França e Países Baixos deram o primeiro jogo sem golos ao Europeu. E foi sonolento e pachorrento para confirmar uma teoria
Clive Mason/Getty
Quem diria que uma primeira parte que arrancou tão expedita, quase com pressa para que o jogo tivesse vários golos, desaguasse num 0-0 entre França e Países Baixos. Sem Mbappé, que ficou no banco depois de passear-se com a sua máscara no relvado, as duas seleções abrandaram na segunda parte, contentes por darem ao Euro 2024 o seu primeiro jogo sem golos. E confirmarem a vénia que tem de ser dada às seleções às quais se atribuíam menos expetativas
Kylian Mbappé é o único de pernas tapadas no relvado, um contrassenso na paisagem, caísse no estádio um desinformado adepto e visse o mais estrelado, mediático, afamado jogador em exibição no França-Países Baixos com as pernas tapadas por um justo fato de treino e julgaria ser uma heresia, como não, então o futebol usa uma bola que é usada por pontapés que por sua vez fazem uso de pernas que usam as mensagens transmitidas por um cérebro que é usuário de uma cabeça para se alojar.
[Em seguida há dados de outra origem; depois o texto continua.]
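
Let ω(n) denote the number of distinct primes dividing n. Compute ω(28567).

3

28567 = 7^2 · 583
583 = 11 · 53
28567 = 7^2 · 11 · 53, which has 3 distinct prime factors.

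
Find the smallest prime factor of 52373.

83

52373 is odd.
Digit sum 20, not divisible by 3.
Ends in 3: not divisible by 5.
7: 52373 = 7·7481 + 6
11: 52373 = 11·4761 + 2
13: 52373 = 13·4028 + 9
17: 52373 = 17·3080 + 13
19: 52373 = 19·2756 + 9
23: 52373 = 23·2277 + 2
29: 52373 = 29·1805 + 28
31: 52373 = 31·1689 + 14
37: 52373 = 37·1415 + 18
41: 52373 = 41·1277 + 16
43: 52373 = 43·1217 + 42
47: 52373 = 47·1114 + 15
53: 52373 = 53·988 + 9
59: 52373 = 59·887 + 40
61: 52373 = 61·858 + 35
67: 52373 = 67·781 + 46
71: 52373 = 71·737 + 46
73: 52373 = 73·717 + 32
79: 52373 = 79·662 + 75
83: 52373 = 83·631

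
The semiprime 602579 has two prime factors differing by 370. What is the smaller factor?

Since p = q + 370, we have 602579 = q(q + 370), so q² + 370q − 602579 = 0.
Discriminant: 370² + 4·602579 = 136900 + 2410316 = 2547216; √2547216 = 1596.
q = (−370 + 1596)/2 = 613, and p = q + 370 = 983.
Check: 613 · 983 = 602579.

613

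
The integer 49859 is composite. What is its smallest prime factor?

73

49859 is odd.
Digit sum 35, not divisible by 3.
Ends in 9: not divisible by 5.
7: 49859 = 7·7122 + 5
11: 49859 = 11·4532 + 7
13: 49859 = 13·3835 + 4
17: 49859 = 17·2932 + 15
19: 49859 = 19·2624 + 3
23: 49859 = 23·2167 + 18
29: 49859 = 29·1719 + 8
31: 49859 = 31·1608 + 11
37: 49859 = 37·1347 + 20
41: 49859 = 41·1216 + 3
43: 49859 = 43·1159 + 22
47: 49859 = 47·1060 + 39
53: 49859 = 53·940 + 39
59: 49859 = 59·845 + 4
61: 49859 = 61·817 + 22
67: 49859 = 67·744 + 11
71: 49859 = 71·702 + 17
73: 49859 = 73·683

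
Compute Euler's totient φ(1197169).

1159536

Factor: 1197169 = 59 · 103 · 197.
φ(1197169) = (59−1) · (103−1) · (197−1) = 58 · 102 · 196 = 1159536.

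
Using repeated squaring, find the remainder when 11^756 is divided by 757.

1

11^1 ≡ 11 (mod 757)
11^2 ≡ 11^2 = 121 ≡ 121 (mod 757)
11^4 ≡ 121^2 = 14641 ≡ 258 (mod 757)
11^8 ≡ 258^2 = 66564 ≡ 705 (mod 757)
11^16 ≡ 705^2 = 497025 ≡ 433 (mod 757)
11^32 ≡ 433^2 = 187489 ≡ 510 (mod 757)
11^64 ≡ 510^2 = 260100 ≡ 449 (mod 757)
11^128 ≡ 449^2 = 201601 ≡ 239 (mod 757)
11^256 ≡ 239^2 = 57121 ≡ 346 (mod 757)
11^512 ≡ 346^2 = 119716 ≡ 110 (mod 757)
756 = 512 + 128 + 64 + 32 + 16 + 4 in binary powers of 2.
So 11^756 ≡ 110 · 239 · 449 · 510 · 433 · 258 ≡ 1 (mod 757).
Since the result is 1, base 11 gives no evidence that 757 is composite.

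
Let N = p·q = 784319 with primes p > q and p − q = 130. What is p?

Since p = q + 130, we have 784319 = q(q + 130), so q² + 130q − 784319 = 0.
Discriminant: 130² + 4·784319 = 16900 + 3137276 = 3154176; √3154176 = 1776.
q = (−130 + 1776)/2 = 823, and p = q + 130 = 953.
Check: 823 · 953 = 784319.

953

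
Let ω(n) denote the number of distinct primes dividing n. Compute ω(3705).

3705 = 3 · 1235
1235 = 5 · 247
247 = 13 · 19
3705 = 3 · 5 · 13 · 19, which has 4 distinct prime factors.

4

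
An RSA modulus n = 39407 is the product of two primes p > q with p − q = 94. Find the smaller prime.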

E olhámos para Mbappé a recriar-se casualmente no campo antes de o jogo começar com os restantes suplentes sabendo quem ele era por ser já muito reconhecível.
Porque o capitão da seleção francesa teve já a badalada máscara a tapar-lhe mais de meia cara, sobretudo o fraturado nariz que ainda estará a ir ao sítio para se refazer da pancada sofrida dias antes, ou seja, o suposto e à partida melhor jogador deste Europeu chegava ao jogo de cartaz do seu grupo sem poder jogar, com as pernas e a cara tapada, quiçá a prejudicar, mesmo que ao de leve, o realinhamento dos ossos da sua penca só com a vibração e os saltinhos causados por andar a dar uns toques na bola.
Imagine-se se fosse a sprintar freneticamente como costuma e tal e qual se viu Jeremie Frimpong, logo no arranque, para dar o primeiro aviso à baliza gaulesa, ou fazer um gesto forte e repentino de remate como o que Antoine Griezmann dispara a bola para Bart Verbruggen a defender com uma palmada.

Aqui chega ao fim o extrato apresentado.